Quelques mois après la guerre des Six-jours, l’ONU adoptait en 1967 la résolution 242. L’Agence France-Presse a consacré une dépêche à l’anniversaire de ce célèbre texte sous le titre : « Il y a 50 ans, la résolution 242 de l’ONU, un habile compromis ».

La résolution 242, qui demandait la « reconnaissance de la souveraineté, de l’intégrité territoriale et de l’indépendance politique de chaque État de la région et leur droit de vivre en paix à l’intérieur de frontières sûres et reconnues à l’abri de menaces ou d’actes de force », est surtout connue pour sa disposition enjoignant au :

 

« Withdrawal of Israel armed forces from territories occupied in the recent conflict »

ou

« Retrait des forces armées israéliennes des territoires occupés lors du récent conflit »

 

Le texte anglais ne reprend pas le « retrait des territoires » de la version française, mais se traduit par « retrait de territoires ». Un petit s qui fait une grande différence.
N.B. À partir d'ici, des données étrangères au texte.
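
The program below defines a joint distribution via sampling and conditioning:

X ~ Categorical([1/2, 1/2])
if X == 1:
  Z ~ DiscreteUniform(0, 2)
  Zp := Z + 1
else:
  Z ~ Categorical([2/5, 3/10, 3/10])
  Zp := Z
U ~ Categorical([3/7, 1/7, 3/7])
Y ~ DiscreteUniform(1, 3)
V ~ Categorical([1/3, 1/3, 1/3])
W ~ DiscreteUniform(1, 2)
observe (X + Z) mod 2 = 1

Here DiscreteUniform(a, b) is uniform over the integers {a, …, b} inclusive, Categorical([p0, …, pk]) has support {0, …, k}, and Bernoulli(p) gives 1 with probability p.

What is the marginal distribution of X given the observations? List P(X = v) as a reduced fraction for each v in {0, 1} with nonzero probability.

P(X=0) = 9/29, P(X=1) = 20/29

Enumerate traces; 162 have nonzero weight after conditioning:
  (X=0, Z=1, U=0, Y=1, V=0, W=1) weight 1/280
  (X=0, Z=1, U=0, Y=1, V=0, W=2) weight 1/280
  (X=0, Z=1, U=0, Y=1, V=1, W=1) weight 1/280
  (X=0, Z=1, U=0, Y=1, V=1, W=2) weight 1/280
  (X=0, Z=1, U=0, Y=1, V=2, W=1) weight 1/280
  (X=0, Z=1, U=0, Y=1, V=2, W=2) weight 1/280
  (X=0, Z=1, U=0, Y=2, V=0, W=1) weight 1/280
  (X=0, Z=1, U=0, Y=2, V=0, W=2) weight 1/280
  (X=1, Z=0, U=0, Y=1, V=0, W=1) weight 1/252
  … 153 more
Group by X:
  weight(X=0) = 3/20
  weight(X=1) = 1/3
Total weight = 3/20 + 1/3 = 29/60
P(X=0 | obs) = 3/20 / 29/60 = 9/29
P(X=1 | obs) = 1/3 / 29/60 = 20/29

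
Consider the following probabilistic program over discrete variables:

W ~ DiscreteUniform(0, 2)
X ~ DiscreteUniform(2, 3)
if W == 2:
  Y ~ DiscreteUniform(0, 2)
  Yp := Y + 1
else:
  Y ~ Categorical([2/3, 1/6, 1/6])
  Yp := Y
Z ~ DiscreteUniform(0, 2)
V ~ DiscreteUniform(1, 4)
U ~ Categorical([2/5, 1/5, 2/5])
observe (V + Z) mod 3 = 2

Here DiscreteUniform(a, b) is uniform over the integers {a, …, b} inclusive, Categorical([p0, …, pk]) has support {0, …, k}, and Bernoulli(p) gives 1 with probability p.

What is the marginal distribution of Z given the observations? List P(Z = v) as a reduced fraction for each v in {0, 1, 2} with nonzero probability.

P(Z=0) = 1/4, P(Z=1) = 1/2, P(Z=2) = 1/4

Enumerate traces; 216 have nonzero weight after conditioning:
  (W=0, X=2, Y=0, Z=0, V=2, U=0) weight 1/270
  (W=0, X=2, Y=0, Z=0, V=2, U=1) weight 1/540
  (W=0, X=2, Y=0, Z=0, V=2, U=2) weight 1/270
  (W=0, X=2, Y=0, Z=1, V=1, U=0) weight 1/270
  (W=0, X=2, Y=0, Z=1, V=1, U=1) weight 1/540
  (W=0, X=2, Y=0, Z=1, V=1, U=2) weight 1/270
  (W=0, X=2, Y=0, Z=1, V=4, U=0) weight 1/270
  (W=0, X=2, Y=0, Z=1, V=4, U=1) weight 1/540
  (W=0, X=2, Y=0, Z=2, V=3, U=0) weight 1/270
  … 207 more
Group by Z:
  weight(Z=0) = 1/12
  weight(Z=1) = 1/6
  weight(Z=2) = 1/12
Total weight = 1/12 + 1/6 + 1/12 = 1/3
P(Z=0 | obs) = 1/12 / 1/3 = 1/4
P(Z=1 | obs) = 1/6 / 1/3 = 1/2
P(Z=2 | obs) = 1/12 / 1/3 = 1/4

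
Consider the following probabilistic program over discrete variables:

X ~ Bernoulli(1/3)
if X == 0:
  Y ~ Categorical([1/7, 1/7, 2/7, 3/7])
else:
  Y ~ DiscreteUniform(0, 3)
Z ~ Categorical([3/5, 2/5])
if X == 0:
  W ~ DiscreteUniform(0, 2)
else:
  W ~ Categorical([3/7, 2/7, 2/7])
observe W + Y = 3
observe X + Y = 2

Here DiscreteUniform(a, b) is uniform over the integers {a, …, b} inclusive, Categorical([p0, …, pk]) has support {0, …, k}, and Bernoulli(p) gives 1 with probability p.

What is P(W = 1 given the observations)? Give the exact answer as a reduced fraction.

P(W = 1 | obs) = 8/11

Enumerate traces; 4 have nonzero weight after conditioning:
  (X=0, Y=2, Z=0, W=1) weight 4/105
  (X=0, Y=2, Z=1, W=1) weight 8/315
  (X=1, Y=1, Z=0, W=2) weight 1/70
  (X=1, Y=1, Z=1, W=2) weight 1/105
Group by W:
  weight(W=1) = 4/63
  weight(W=2) = 1/42
Total weight = 4/63 + 1/42 = 11/126
P(W=1 | obs) = 4/63 / 11/126 = 8/11
P(W=2 | obs) = 1/42 / 11/126 = 3/11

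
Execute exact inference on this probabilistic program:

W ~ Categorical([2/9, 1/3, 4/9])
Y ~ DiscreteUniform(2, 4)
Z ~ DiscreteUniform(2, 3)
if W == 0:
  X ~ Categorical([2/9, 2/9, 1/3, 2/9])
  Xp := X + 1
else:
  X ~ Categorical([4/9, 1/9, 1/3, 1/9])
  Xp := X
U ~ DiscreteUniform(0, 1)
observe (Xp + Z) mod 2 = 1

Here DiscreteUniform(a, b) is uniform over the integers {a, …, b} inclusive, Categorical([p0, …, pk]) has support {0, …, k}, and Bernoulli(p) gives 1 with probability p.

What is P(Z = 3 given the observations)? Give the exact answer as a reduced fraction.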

Si la résolution 242 est si célèbre, c’est parce que les soutiens de la cause palestinienne mettent en avant la version française pour exiger le retrait d’Israël de tous les territoires qu’il a conquis pendant la guerre des Six-jours. Israël, qui s’est déjà retiré de certains de ces territoires – le Sinaï en 1982, puis Gaza en 2005, rétorque que la version anglaise ne spécifie pas les territoires concernés.

Entretenant le doute, la dépêche de l’AFP qui parlait d’un « texte à la formulation ambigüe » indiquait :

 

« la divergence entre les textes français et anglais, ayant tous deux valeur officielle, laissent (sic) une large place à l’interprétation »

 

Or il est inexact de dire que les deux langues ont valeur officielle.

L’AFP indiquait dans sa dépêche que « La thèse selon laquelle Israël ne devrait pas nécessairement se retirer de « tous » les territoires occupés en juin 1967 a été soutenue par l’auteur de la résolution, le secrétaire d’Etat britannique aux Affaires étrangères, ainsi que par son successeur, Michael Stewart. »

Le principal auteur du texte était un autre britannique, Lord Caradon. Le secrétaire d’Etat britannique aux Affaires étrangères dont parle l’AFP était George Brown : il a effectivement participé à la rédaction de la résolution, tout comme son homologue américain Arthur J. Goldberg.

Ces différentes personnalités ont précisé à différentes occasions ce qu’elles avaient vraiment voulu entendre. Leurs témoignages, traduits ici par nos soins, sont réunis sur le site de CAMERA.

Voici un extrait du point de vue de George Brown :

 

J’ai formulé la résolution du Conseil de sécurité. Avant de la soumettre au Conseil, nous l’avons montrée aux dirigeants arabes. La proposition disait qu’« Israël se retirerait de territoires qui étaient occupés », et non « des » territoires, ce qui signifie qu’Israël ne se retirera pas de tous les territoires.

 

Selon le représentant permanent du Royaume-Uni auprès de l’ONU, Lord Caradon :

 

Le fait que nous n’ayons pas dit « les » territoires ou « tous les » territoires a donné lieu a beaucoup d’interprétations. Mais c’était délibéré.

 

De même, voici les mots du représentant américain à l’ONU de l’époque, Arthur J Goldberg :

 

Les omissions notables dans le langage utilisé pour se référer au retrait sont les mots le, tous, et les lignes du 5 juin 1967. Je me réfère au texte anglais de la résolution. Les textes français et soviétique diffèrent de la version anglaise à cet égard, mais c’est sur le texte anglais que le Conseil de sécurité a voté, et il est donc déterminant.

 

Ce sont en effet les Britanniques, sous la direction de Lord Caradon, qui ont rédigé le texte soumis au vote. Il l’ont fait dans leur langue, l’anglais. Voilà donc de quoi lever l’ambiguïté : les membres du Conseil de sécurité ont voté sur la version anglaise de la résolution, ce qui lui confère une valeur officielle que n’ont pas les autres langues.

La dépêche de l’AFP souffrait également d’imprécision dans ses explications sur le déclenchement de la guerre des Six-jours : « En juin 1967, lors d’une guerre éclair, l’armée israélienne s’empare de Jérusalem-Est, de la Cisjordanie, annexée par la Jordanie en 1950, de la bande de Gaza, sous administration égyptienne depuis 1949, de la péninsule égyptienne du Sinaï (qui sera restituée à l’Egypte en 1982) et du Golan syrien. »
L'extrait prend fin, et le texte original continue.